The ballet body has collided with the weight-loss revolution driven by anti-obesity drugs like Ozempic. Celebrities from Oprah Winfrey to Elon Musk openly discuss semaglutide, while others—like Kourtney Kardashian Barker—capitalise on it through wellness brands. In Brazil, Rio’s mayor Eduardo Paes recently promised widespread availability if re-elected, declaring, “Rio will be a city where there will be no more fat people. Everyone will be taking Ozempic at family clinics.”
These medications can be life-changing for people medically requiring weight loss. However, coupling a renewed idolisation of ballet bodies with medically assisted thinness creates a dangerous cocktail. Doctors already report patients suffering severe side effects after acquiring Ozempic online without proper medical need.
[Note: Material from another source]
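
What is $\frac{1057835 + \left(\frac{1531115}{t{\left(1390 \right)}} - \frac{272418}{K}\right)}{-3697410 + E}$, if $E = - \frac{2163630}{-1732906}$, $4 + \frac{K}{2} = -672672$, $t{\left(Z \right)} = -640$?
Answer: $- \frac{937381423091998553}{3283818091572727680} \approx -0.28545$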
When it all feels too overwhelming, it bears remembering that the house always wins. You can chase body trends, carve yourself into this season’s shape, and still find yourself out of fashion when the next one rolls in. These trends don’t evolve, they’re recycled and repackaged in new and insidious ways. The same impossible standards, now in a ballet leotard. The same unattainable body, now with a prescription. You could keep up. You could shrink, sculpt, and submit—or you could opt out entirely. Decide that your body is not a silhouette, not a season’s must-have, not an aesthetic to be modified at the market’s whim.
For me, that means accepting that while my curves would’ve made me a Renaissance muse back in the day, I’m more than happy to relegate myself to the archives, eschewing Y2K revivals, especially those favoring a low-rise silhouette, and clinging defiantly to high-waisted denim for dear life, outdated, uncool millennial that I am.